Gaia’s Garden, a guide to Home-Scale Permaculture by Toby Hemenway is, in my view, one of the most influential books on sustainable gardening and permaculture.  If you want a broad understanding of what this movement is all about, Gaia’s Garden is an excellent place to start.
 
Over a year ago, I started to seriously read Permaculture literature and immediately discovered that the approach was a game changer for the way I think about and practice gardening.
 
Like many life long gardeners, I had a well-developed, yet very traditional understanding, of gardening, my study of permaculture invited me to look at the garden as a completely different canvas, one that can be summed as – “using the natural intelligence of the Earth’s symbiotic ecosystem, in which humans are partners, not a competitor. “  I began to understand that nature can do a thousand things at once because nearly everything (sun, rain, animals, plants, humans) that enters a natural landscape is captured and used, absorbed and reincarnated into a vibrant weave of biodiversity that feeds, shelters, stores and creates beauty. 
 
Until we ask ourselves, what is nature doing and how can we emulate and enhance it, we're going to keep hitting the same walls, investing wasted time, energy and resources in our gardens homes and communities, trying to invent solutions, like increased pesticide use, that are extension of the problems that we created ourselves.
 
Gaia’s Garden is a happy fusion of the practical and the visionary written in a fun and non-preachy style.
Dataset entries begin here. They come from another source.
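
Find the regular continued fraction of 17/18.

[0; 1, 17]

Run the Euclidean algorithm on 17 and 18; the successive quotients are the partial quotients a_0, a_1, ... (each step inverts the fractional part left over by the previous one):
  17 = 0*18 + 17, so a_0 = 0.
  18 = 1*17 + 1, so a_1 = 1.
  17 = 17*1 + 0, so a_2 = 17.
The remainder reaches 0 after 3 divisions, so the expansion has 3 partial quotients, read off in order.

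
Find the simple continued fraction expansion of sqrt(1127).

Write x_i = (sqrt(1127) + m_i)/d_i with (m_0, d_0) = (0, 1). a_0 = floor(sqrt(1127)) = 33, since 33^2 = 1089 <= 1127 < 1156 = 34^2.
Iterate m_{i+1} = d_i*a_i - m_i, d_{i+1} = (1127 - m_{i+1}^2)/d_i, a_{i+1} = floor((a_0 + m_{i+1})/d_{i+1}):
  m_1 = 1*33 - 0 = 33, d_1 = (1127 - 33^2)/1 = 38/1 = 38, a_1 = floor((33 + 33)/38) = 1.
  m_2 = 38*1 - 33 = 5, d_2 = (1127 - 5^2)/38 = 1102/38 = 29, a_2 = floor((33 + 5)/29) = 1.
  m_3 = 29*1 - 5 = 24, d_3 = (1127 - 24^2)/29 = 551/29 = 19, a_3 = floor((33 + 24)/19) = 3.
  m_4 = 19*3 - 24 = 33, d_4 = (1127 - 33^2)/19 = 38/19 = 2, a_4 = floor((33 + 33)/2) = 33.
  m_5 = 2*33 - 33 = 33, d_5 = (1127 - 33^2)/2 = 38/2 = 19, a_5 = floor((33 + 33)/19) = 3.
  m_6 = 19*3 - 33 = 24, d_6 = (1127 - 24^2)/19 = 551/19 = 29, a_6 = floor((33 + 24)/29) = 1.
  m_7 = 29*1 - 24 = 5, d_7 = (1127 - 5^2)/29 = 1102/29 = 38, a_7 = floor((33 + 5)/38) = 1.
  m_8 = 38*1 - 5 = 33, d_8 = (1127 - 33^2)/38 = 38/38 = 1, a_8 = floor((33 + 33)/1) = 66.
  m_9 = 1*66 - 33 = 33, d_9 = (1127 - 33^2)/1 = 38/1 = 38: (m_9, d_9) = (m_1, d_1) = (33, 38), so from here the quotients repeat a_1, ..., a_8; the period length is 8.
Hence the expansion of sqrt(1127) is a_0 = 33 followed by the repeating block 1, 1, 3, 33, 3, 1, 1, 66 (period 8).

[33; (1, 1, 3, 33, 3, 1, 1, 66)]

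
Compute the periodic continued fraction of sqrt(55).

[7; (2, 2, 2, 14)]

Write x_i = (sqrt(55) + m_i)/d_i with (m_0, d_0) = (0, 1). a_0 = floor(sqrt(55)) = 7, since 7^2 = 49 <= 55 < 64 = 8^2.
Iterate m_{i+1} = d_i*a_i - m_i, d_{i+1} = (55 - m_{i+1}^2)/d_i, a_{i+1} = floor((a_0 + m_{i+1})/d_{i+1}):
  m_1 = 1*7 - 0 = 7, d_1 = (55 - 7^2)/1 = 6/1 = 6, a_1 = floor((7 + 7)/6) = 2.
  m_2 = 6*2 - 7 = 5, d_2 = (55 - 5^2)/6 = 30/6 = 5, a_2 = floor((7 + 5)/5) = 2.
  m_3 = 5*2 - 5 = 5, d_3 = (55 - 5^2)/5 = 30/5 = 6, a_3 = floor((7 + 5)/6) = 2.
  m_4 = 6*2 - 5 = 7, d_4 = (55 - 7^2)/6 = 6/6 = 1, a_4 = floor((7 + 7)/1) = 14.
  m_5 = 1*14 - 7 = 7, d_5 = (55 - 7^2)/1 = 6/1 = 6: (m_5, d_5) = (m_1, d_1) = (7, 6), so from here the quotients repeat a_1, ..., a_4; the period length is 4.
Hence the expansion of sqrt(55) is a_0 = 7 followed by the repeating block 2, 2, 2, 14 (period 4).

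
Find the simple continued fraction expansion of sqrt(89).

Write x_i = (sqrt(89) + m_i)/d_i with (m_0, d_0) = (0, 1). a_0 = floor(sqrt(89)) = 9, since 9^2 = 81 <= 89 < 100 = 10^2.
Iterate m_{i+1} = d_i*a_i - m_i, d_{i+1} = (89 - m_{i+1}^2)/d_i, a_{i+1} = floor((a_0 + m_{i+1})/d_{i+1}):
  m_1 = 1*9 - 0 = 9, d_1 = (89 - 9^2)/1 = 8/1 = 8, a_1 = floor((9 + 9)/8) = 2.
  m_2 = 8*2 - 9 = 7, d_2 = (89 - 7^2)/8 = 40/8 = 5, a_2 = floor((9 + 7)/5) = 3.
  m_3 = 5*3 - 7 = 8, d_3 = (89 - 8^2)/5 = 25/5 = 5, a_3 = floor((9 + 8)/5) = 3.
  m_4 = 5*3 - 8 = 7, d_4 = (89 - 7^2)/5 = 40/5 = 8, a_4 = floor((9 + 7)/8) = 2.
  m_5 = 8*2 - 7 = 9, d_5 = (89 - 9^2)/8 = 8/8 = 1, a_5 = floor((9 + 9)/1) = 18.
  m_6 = 1*18 - 9 = 9, d_6 = (89 - 9^2)/1 = 8/1 = 8: (m_6, d_6) = (m_1, d_1) = (9, 8), so from here the quotients repeat a_1, ..., a_5; the period length is 5.
Hence the expansion of sqrt(89) is a_0 = 9 followed by the repeating block 2, 3, 3, 2, 18 (period 5).

[9; (2, 3, 3, 2, 18)]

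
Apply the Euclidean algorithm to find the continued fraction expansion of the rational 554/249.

[2; 4, 2, 4, 6]

Run the Euclidean algorithm on 554 and 249; the successive quotients are the partial quotients a_0, a_1, ... (each step inverts the fractional part left over by the previous one):
  554 = 2*249 + 56, so a_0 = 2.
  249 = 4*56 + 25, so a_1 = 4.
  56 = 2*25 + 6, so a_2 = 2.
  25 = 4*6 + 1, so a_3 = 4.
  6 = 6*1 + 0, so a_4 = 6.
The remainder reaches 0 after 5 divisions, so the expansion has 5 partial quotients, read off in order.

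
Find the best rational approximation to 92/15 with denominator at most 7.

43/7

Expand x = 92/15 as a continued fraction with the Euclidean algorithm:
  92 = 6*15 + 2, so a_0 = 6.
  15 = 7*2 + 1, so a_1 = 7.
  2 = 2*1 + 0, so a_2 = 2.
so x = [6; 7, 2].
Convergents (p_i = a_i*p_{i-1} + p_{i-2}, q_i = a_i*q_{i-1} + q_{i-2} with p_{-2}=0, p_{-1}=1, q_{-2}=1, q_{-1}=0), until the denominator exceeds 7:
  i=0: a_0=6, p_0 = 6*1 + 0 = 6, q_0 = 6*0 + 1 = 1.
  i=1: a_1=7, p_1 = 7*6 + 1 = 43, q_1 = 7*1 + 0 = 7.
  i=2: a_2=2, p_2 = 2*43 + 6 = 92, q_2 = 2*7 + 1 = 15.
q_2 = 15 > 7, so the last convergent with denominator <= 7 is p_1/q_1 = 43/7.
The closest fraction with denominator <= 7 is either p_1/q_1 or the intermediate fraction (k*p_1 + p_0)/(k*q_1 + q_0) with the largest k >= 1 whose denominator stays <= 7; these approach x as k grows, and every other convergent or intermediate fraction in range is farther away.
Largest k: floor((7 - q_0)/q_1) = floor((7 - 1)/7) = 0.
Since k = 0, no intermediate fraction beyond p_1/q_1 has denominator <= 7, so the convergent 43/7 is the closest (its error is |92*7 - 43*15|/(15*7) = 1/105).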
Yet, Hemenway never looses sight of where we must be heading for a sustainable future, the detailed reasoning behind that, while, in the realm of the practical, offering page after page of crisp and workable “how to do it” instructions.  
 
The chapters on soil bringing soil to life and designing gardening guilds (guilds are plant communities where each member supports, enhances and benefits from the others) were the best of I have read on these topics.
 
This book brought me so much joy, interest and hope, inviting me again and again back to his pages for a re-read, re-think and re-enjoy.